Biography
Jean-François Rauzier, born in 1952, is a French visual photographer. He lives and works in Paris. He is the creator of Hyperphotography.
In 1976, Jean-François Rauzier joined the École nationale supérieure Louis-Lumière. He worked for 30 years as an advertising photographer, while at the same time developing his own creative work.
A precursor of digital assembly, it was in 2002 that his artistic work took a radical turn: he invented the concept of the Hyperphoto and found the culmination of his approach. This concept allows him to do the impossible: to combine the infinitely large and the infinitely small in the same image, out of time.
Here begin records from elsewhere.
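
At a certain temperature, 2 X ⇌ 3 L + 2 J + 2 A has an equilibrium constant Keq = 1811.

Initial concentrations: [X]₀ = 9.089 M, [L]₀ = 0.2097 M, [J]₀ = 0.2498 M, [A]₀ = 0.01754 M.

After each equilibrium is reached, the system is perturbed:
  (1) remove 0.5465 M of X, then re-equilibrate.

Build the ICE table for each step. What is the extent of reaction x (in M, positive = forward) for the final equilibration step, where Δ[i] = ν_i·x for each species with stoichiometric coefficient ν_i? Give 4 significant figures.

Q₀ = 2.1429e-09 vs Keq = 1811 ⇒ Q<K, forward
Step 1:
                   X          L          J          A
  Initial      9.089     0.2097     0.2498    0.01754
  Change      -3.812      5.718      3.812      3.812
  Equil        5.277      5.928      4.062       3.83
  solve Keq expr → x = 1.906; check Q = 1811
Then remove 0.5465 M of X.
Step 2:
                   X          L          J          A
  Initial       4.73      5.928      4.062       3.83
  Change     0.09874    -0.1481   -0.09874   -0.09874
  Equil        4.829       5.78      3.963      3.731
  solve Keq expr → x = -0.04937; check Q = 1811

x = -0.04937 M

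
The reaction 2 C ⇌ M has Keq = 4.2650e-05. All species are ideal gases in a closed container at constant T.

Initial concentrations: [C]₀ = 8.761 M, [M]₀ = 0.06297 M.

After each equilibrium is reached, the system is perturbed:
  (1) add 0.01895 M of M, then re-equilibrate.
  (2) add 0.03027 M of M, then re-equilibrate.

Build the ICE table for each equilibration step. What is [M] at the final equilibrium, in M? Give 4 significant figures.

[M]_eq = 0.003438 M

Q₀ = 8.2040e-04 vs Keq = 4.2650e-05 ⇒ Q>K, reverse
Step 1:
                  C         M
  I           8.761   0.06297
  C          0.1192  -0.05961
  E            8.88  0.003363
  solve Keq expr → x = -0.05961; check Q = 4.2650e-05
Then add 0.01895 M of M.
Step 2:
                  C         M
  I            8.88   0.02231
  C         0.03784  -0.01892
  E           8.918  0.003392
  solve Keq expr → x = -0.01892; check Q = 4.2650e-05
Then add 0.03027 M of M.
Step 3:
                  C         M
  I           8.918   0.03366
  C         0.06045  -0.03022
  E           8.979  0.003438
  solve Keq expr → x = -0.03022; check Q = 4.2650e-05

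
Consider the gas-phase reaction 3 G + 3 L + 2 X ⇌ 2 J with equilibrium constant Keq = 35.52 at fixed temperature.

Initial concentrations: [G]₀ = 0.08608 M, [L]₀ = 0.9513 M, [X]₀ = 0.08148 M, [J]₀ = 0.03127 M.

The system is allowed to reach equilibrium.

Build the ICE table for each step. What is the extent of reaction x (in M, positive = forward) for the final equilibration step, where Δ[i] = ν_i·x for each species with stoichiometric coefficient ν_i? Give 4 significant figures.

Q₀ = 268.2 vs Keq = 35.52 ⇒ Q>K, reverse
Step 1:
                   G          L          X          J
  Initial    0.08608     0.9513    0.08148    0.03127
  Change     0.01931    0.01931    0.01287   -0.01287
  Equil       0.1054     0.9706    0.09435     0.0184
  solve Keq expr → x = -0.006436; check Q = 35.52

x = -0.006436 M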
It is in the juxtaposition, duplication, twisting of images that he finds the means to reproduce human vision most faithfully, generating a veritable digital puzzle whose pieces, cut out, "redrawn", are grafted on as the artist's imagination dictates.
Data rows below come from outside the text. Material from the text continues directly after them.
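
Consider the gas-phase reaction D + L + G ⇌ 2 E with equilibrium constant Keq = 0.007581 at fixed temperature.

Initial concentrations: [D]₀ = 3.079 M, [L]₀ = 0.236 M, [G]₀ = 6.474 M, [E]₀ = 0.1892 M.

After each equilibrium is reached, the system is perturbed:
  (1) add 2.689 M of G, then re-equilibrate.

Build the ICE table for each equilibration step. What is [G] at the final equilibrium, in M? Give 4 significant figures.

Q₀ = 0.007609 vs Keq = 0.007581 ⇒ Q>K, reverse
Step 1:
                    D           L           G           E
  I             3.079       0.236       6.474      0.1892
  C        1.4430e-04  1.4430e-04  1.4430e-04 -2.8859e-04
  E             3.079      0.2361       6.474      0.1889
  solve Keq expr → x = -1.4430e-04; check Q = 0.007581
Then add 2.689 M of G.
Step 2:
                    D           L           G           E
  I             3.079      0.2361       9.163      0.1889
  C          -0.01416    -0.01416    -0.01416     0.02832
  E             3.065       0.222       9.149      0.2172
  solve Keq expr → x = 0.01416; check Q = 0.007581

[G]_eq = 9.149 M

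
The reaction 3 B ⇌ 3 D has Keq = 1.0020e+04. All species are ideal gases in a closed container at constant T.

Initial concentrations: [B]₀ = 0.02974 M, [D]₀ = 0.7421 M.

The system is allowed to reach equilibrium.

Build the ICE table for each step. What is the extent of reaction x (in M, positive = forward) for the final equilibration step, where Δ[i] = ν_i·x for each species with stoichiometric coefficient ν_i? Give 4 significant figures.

x = -0.001492 M

Q₀ = 1.5537e+04 vs Keq = 1.0020e+04 ⇒ Q>K, reverse
Step 1:
                   B          D
  Initial    0.02974     0.7421
  Change    0.004475  -0.004475
  Equil      0.03421     0.7376
  solve Keq expr → x = -0.001492; check Q = 1.0020e+04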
Known for his imaginary architectures and for his numerous cultural and popular references, he thus transforms the built remains into real utopias and questions the city of tomorrow, our place in the modern world, through different construction schemes. Described as a "re-enchanter of reality" by the art critic and curator Damien Sausset and attached to the "digital baroque" artists by the curator Régis Cotentin, he has been exhibited in various international institutions (Annenberg Foundation in Los Angeles, Palais des Beaux-Arts in Lille, MOMA in Moscow, Botanical Cultural Center in Brussels, etc.) and is present in contemporary art collections (Louis Vuitton, Institut Culturel B. Magrez, Ville de Versailles, etc.).
Passionate about travel, he reinterprets the architectural heritage of the countries and cities he has visited: Kazakhstan (2016), Azerbaijan (2016), Brazil (2015), Beijing (2012), Russia (2011), Spain (2011), Abu Dhabi (2011), Detroit (2011), Istanbul (2010), Versailles (2009).